Furthermore, dissemination of information about SCD is not well tailored.  

“Information should be customized and shared in all local languages to reach the last person. Not everybody has access to radio and radio talk shows, its best to also use religious and traditional leaders to communicate and reach every person,” O’dur says.  

He also says, funding to SCD is lacking unlike other noncommunicable diseases (NCDs). “No one is giving SCD attention, it needs to be funded.”  

Further more systematic screening for SCD using a simple blood test is seldom done and diagnosis is often made when a child presents with severe complications.  

Although there is some free testing offered, testing for sickle cell can go for sh25,000 or even sh105,000 not all people can afford it, O’dur says. 
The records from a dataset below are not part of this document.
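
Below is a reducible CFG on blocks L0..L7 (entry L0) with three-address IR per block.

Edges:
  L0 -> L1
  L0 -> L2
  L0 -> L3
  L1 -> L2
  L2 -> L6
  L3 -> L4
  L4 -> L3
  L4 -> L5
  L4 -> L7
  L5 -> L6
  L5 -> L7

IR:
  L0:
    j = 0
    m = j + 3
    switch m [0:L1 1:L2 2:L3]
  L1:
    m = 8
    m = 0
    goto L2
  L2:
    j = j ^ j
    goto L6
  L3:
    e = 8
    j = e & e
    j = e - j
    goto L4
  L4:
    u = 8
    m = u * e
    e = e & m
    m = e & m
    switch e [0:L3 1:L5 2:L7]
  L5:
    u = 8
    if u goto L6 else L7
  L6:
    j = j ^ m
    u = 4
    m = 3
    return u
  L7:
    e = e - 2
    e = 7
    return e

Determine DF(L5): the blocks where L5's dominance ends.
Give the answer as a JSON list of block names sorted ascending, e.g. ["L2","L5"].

Answer: ["L6", "L7"]

Analysis:
idom tree: L1←L0 L2←L0 L3←L0 L4←L3 L5←L4 L6←L0 L7←L4
Join-block Dom:
  L2: preds {L0,L1}: {L0} ∩ {L0,L1} = {L0}; idom=L0
  L3: preds {L0,L4}: {L0} ∩ {L0,L3,L4} = {L0}; idom=L0
  L6: preds {L2,L5}: {L0,L2} ∩ {L0,L3,L4,L5} = {L0}; idom=L0
  L7: preds {L4,L5}: {L0,L3,L4} ∩ {L0,L3,L4,L5} = {L0,L3,L4}; idom=L4

Frontier:
  L2←L0: walk · to L0
  L2←L1: walk L1 to L0
  L3←L0: walk · to L0
  L3←L4: walk L4→L3 to L0
  L6←L2: walk L2 to L0
  L6←L5: walk L5→L4→L3 to L0
  L7←L4: walk · to L4
  L7←L5: walk L5 to L4
  L0 → ∅
  L1 → {L2}
  L2 → {L6}
  L3 → {L3,L6}
  L4 → {L3,L6}
  L5 → {L6,L7}
  L6 → ∅
  L7 → ∅

DF(L5) = ["L6", "L7"]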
“One time at Kiswa KCCA Hospital, we found a family treating malaria, yet the child had chronic pain and other conditions. They were told to test for sickle cell disease, but they said they had no money. Had it not been our Uganda Sickle Cell Rescue Foundation to intervene and facilitate the free tests, the family would not have established that their child had sickle cells,” O’dur says. 

He calls for hydroxyurea to be given free of charge at every health centre. 

Hydroxyurea makes red blood cells bigger. It helps them stay rounder and more flexible and makes them less likely to turn into a sickle shape.  

“Each tablet of is sh1000 and one has to take it for months or for life in a country where one may not afford sh500 to buy a painkiller like Panadol. It’s too expensive.”  

“When the pain intensifies in a person with sickle cell you see them crying because of the unbearable pain but the drugs are not there in all health centers and not everyone can afford it.”  

“The treatment for pain in persons with sickle cell is morphine its expensive and it has to be administered by two nurses because if it’s just one nurse and they are not upright, they may not inject it all but keep some for commercial gains hence its administered when there are two nurses present,” O’dur says. 

More challenges  

The consequence of sickle cell disease is not only living with chronic unbearable pain for life but also developing systematic complications which those with sickle cell frequently succumb to.  

When it comes to treatment-based services we still lag behind. The only treatment is fluid resuscitation, Nagawa says.  

Extra fluids are routinely given as adjunct treatment, regardless of the individual's state of hydration with the aim of slowing or stopping the sickling process and thereby alleviating pain.  

She says health workers still have little knowledge on sickle cell. “Health centers also don’t have sickle cell centers. For example, one has to move from kaboong to Kampala to get treated for SCD.”  

Nagawa says better infrastructure is needed in every corner of the country to manage SCD.  

“The waiting time that takes place in the health facilities is painful. People with SCD need to be attended to fast. The pain go through nobody can understand unless you are in the shoe of the persons suffering from sickle cell.”